King County Superior Court Judge Michael Trickey ruled on Tuesday that Chris Clifford’s recall petition of Valley Medical Center/Hospital District 1 Commissioner Don Jacobson isn’t sufficient.
The decision means Clifford’s efforts to have Jacobson removed from office by recall election have come screeching to a halt, though he has the opportunity to appeal the ruling to the state Supreme Court.
Clifford, a Renton resident and open-government crusader, argued the merits of his recall petition during a sufficiency hearing in court April 3, claiming that Jacobson had violated the state’s Open Public Meetings Act and abused his power as president of the board of commissioners by circumventing its bylaws.
Jacobson’s attorney, Scott Johnson, argued that the recall petition was without merit and not worth wasting the court’s time.
David Burman, an attorney from the firm of Perkins Cooie retained to represent the hospital, was granted a motion to intervene on behalf of Valley Medical but was limited to a narrow scope of argument.
Clifford pointed to the discussion of an ethics code at the commissioners’ education retreat in December. He argued that though the meeting was properly noticed, it was held 150 miles outside of the district, and that the meeting agenda that was published never mentioned discussion of a proposed ethics code.
“There is no notice of a business meeting in this notice,” Clifford said. “Even if it was part of the education seminar, it wasn’t part of the minutes, not part of the notice. They didn’t even put it on the agenda that they were going to talk about (the ethics code). This is an absolutely egregious violation of the open meetings act.”
He argued that it was a violation because they had a business discussion and created new policy which was later passed without discussion at the commissioners’ Dec. 17 meeting.
Valley Medical’s attorney disputed that point.
“It is clear that it was an open public meeting,” Burman said. “There’s no substantive violation, much less an intentional violation by Mr.

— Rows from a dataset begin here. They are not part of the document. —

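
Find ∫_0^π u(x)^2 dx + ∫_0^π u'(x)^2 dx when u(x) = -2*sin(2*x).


||u||_{H^1(0,π)}^2 = 10*π

u'(x) = -4*cos(2*x).
Expand u² and (u')² and integrate term by term on (0, π), using: for integers n ≥ 1, ∫_0^π sin²(nx) dx = ∫_0^π cos²(nx) dx = π/2; for n ≠ n', ∫_0^π sin(nx)sin(n'x) dx = ∫_0^π cos(nx)cos(n'x) dx = 0; and by product-to-sum, ∫_0^π sin(nx)cos(n'x) dx = ½∫_0^π [sin((n+n')x) + sin((n−n')x)] dx, which is 0 when n+n' is even and 2n/(n²−n'²) when n+n' is odd (it need not vanish on (0, π)).
  u² squared terms: (-2)²·∫sin(2x)² dx = 4·π/2 = 2*π.
  So ∫_0^π u² dx = 2*π.
  (u')² squared terms: (-4)²·∫cos(2x)² dx = 16·π/2 = 8*π.
  So ∫_0^π (u')² dx = 8*π.
||u||_{H^1}^2 = (2*π) + (8*π) = 10*π.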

Jacobson.”
Burman, in representing the hospital, said there are concerns this recall petition could discourage other qualified candidates from running for the hospital board.

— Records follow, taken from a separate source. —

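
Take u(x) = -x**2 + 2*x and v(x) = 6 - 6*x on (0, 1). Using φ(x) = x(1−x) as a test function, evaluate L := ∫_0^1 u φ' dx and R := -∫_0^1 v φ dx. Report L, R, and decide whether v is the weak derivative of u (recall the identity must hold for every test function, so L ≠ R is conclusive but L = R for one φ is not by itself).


LHS = -1/6, RHS = -1/2. No, v is not the weak derivative of u.

u(x) = -x**2 + 2*x, classical derivative u'(x) = 2 - 2*x.
φ(x) = x(1−x), so φ'(x) = 1 - 2*x.
Note φ(0) = φ(1) = 0, so the boundary term u·φ vanishes.
LHS = ∫_0^1 u(x) φ'(x) dx = ∫_0^1 (2*x^3 - 5*x^2 + 2*x) dx. Term by term:
  ∫_0^1 2*x^3 dx = 1/2;  ∫_0^1 -5*x^2 dx = -5/3;  ∫_0^1 2*x dx = 1.
Sum: 1/2 − 5/3 + 1 = -1/6.
So LHS = -1/6.
∫_0^1 v(x) φ(x) dx = ∫_0^1 (6*x^3 - 12*x^2 + 6*x) dx. Term by term:
  ∫_0^1 6*x^3 dx = 3/2;  ∫_0^1 -12*x^2 dx = -4;  ∫_0^1 6*x dx = 3.
Sum: 3/2 − 4 + 3 = 1/2.
So RHS = -∫_0^1 v(x) φ(x) dx = -1/2.
LHS − RHS = 1/3 ≠ 0, so the identity fails.
(For a valid weak derivative the identity must hold for EVERY test function, in particular this one. The failure shows v is NOT the weak derivative of u.)
Correct weak derivative would be u'(x) = 2 - 2*x.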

“It would deter people from serving,” Burman said. “It would cause them to second-guess others and it would cause administrative workings to grind to a halt.”
He also asserted that Clifford’s suggestion that the open meetings act be strictly interpreted wasn’t meeting with the spirit and intent of the law.
“There’s nothing in the bylaws or the Open Public Meeting Act that states they should be interpreted strictly,” Berman said.
Clifford also took issue with Jacobson’s alleged unauthorized unilateral creation of a subcommittee, as well as statements made regarding a closed-door review of the state Public Disclosure Commission’s investigation into campaign finance violations in 2005 and 2006, for which Valley Medical chief executive officer Rich Roodman later agreed to pay fines.
Jacobson, the hospital board’s president, “has served on school boards,” Clifford said. “He’s served on this (hospital) board for many years. He know the open meetings law. It is a duty of the president to know his powers.”
Berman refuted Clifford’s arguments, saying “there is nothing in the facts presented by Mr. Clifford that shows” malicious intent.
Clifford said he was disappointed by the judge’s ruling.
“What I find most frustrating is that factually, I proved three of” the allegations, he said. “I have problems when I’ve shown three factually sufficient grounds and then get told, ‘It just wasn’t enough bad stuff.’ How much bad stuff is he supposed to do? I’m not really sure that is the standard of recall in this state.”
Trickey’s written ruling will be available April 23. Clifford said he’ll decide after that whether to appeal it.
Hospital officials felt vindicated by the judge’s decision, according to Valley Medical spokeswoman Dana Vander Houwen.
“The hospital itself was a party to this proceeding — not just Commissioner Jacobson — because many of the allegations were really criticisms of our long-standing management committee structure, and the judge acknowledged that we were an appropriate party,” Vander Houwen said. “The judge found all nine of the allegations either factually or legally insufficient to sustain a recall petition. He also found that our hospital committee structure that has been in place for years is appropriate and not at odds with the Open Public Meetings Act. We are very pleased with the judgment.”
Vander Houwen said that “from the beginning,” hospital officials believed that Clifford’s claims “were ill-founded, politically motivated acts, and we hope that he takes a serious look at what (he) is actually doing: Distracting management from what they are here to do – provide comprehensive, quality healthcare to residents of the hospital district and the many others we serve.”